The Lights That Failed certainly underlines the idea that it is time to lay to rest the old distinction between diplomatic and international history. Traditionally, international history was seen to privilege, or at least to consider at length, the international environment over the inherently national character of diplomatic history.

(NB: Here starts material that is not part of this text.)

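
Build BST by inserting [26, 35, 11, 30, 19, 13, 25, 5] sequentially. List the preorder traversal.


Root = 26; build tree by BST insertion.
Preorder traversal: [26, 11, 5, 19, 13, 25, 35, 30]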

Although diplomatic history, too, was profoundly shaped by power relations, it often took the structures which determine the questions of international history as a given. This book draws richly on both traditions. It also makes an important challenge to the criticism that both diplomatic and international history have added little to our understanding of the varied connections between nation-states by focusing too much on questions of war and peace.(4) Although inevitably dominated by the experience of war and peace, Steiner’s volume is able to demonstrate, nonetheless, the rich and varied connections that bound European countries to one another and to the wider world.

Notes

  1. Andrew Webster, ‘The transnational dream: politicians, diplomats and soldiers in the League of Nations’ pursuit of international disarmament, 1920–1938’, Contemporary European History, 14.4 (2005), 493–518.Back to (1)
  2. Patricia Clavin and Jens-Wilhelm Wessels, ‘Transnationalism and the League of Nations: understanding the work of its economic and financial organisation’, Contemporary European History, 14.4 (2005), 465–92.Back to (2)
  3. Sally Marks, The Ebbing of European Ascendancy. An International History of the World, 1914–1945 (Oxford, 2002).Back to (3)
  4. Kiran Klaus Patel, ‘Überlegungen zu einer transnationalen Geschichte’, Zeitschrift für Geschichtswissenschaft, 52.7 (2004), 626–45, 633.Back to (4)

The author would like to thank Dr Clavin for her incisive review. Some of the questions raised in the review are ones which she hopes to address in the second volume, currently in preparation, where she also intends to comment more extensively on her methodology.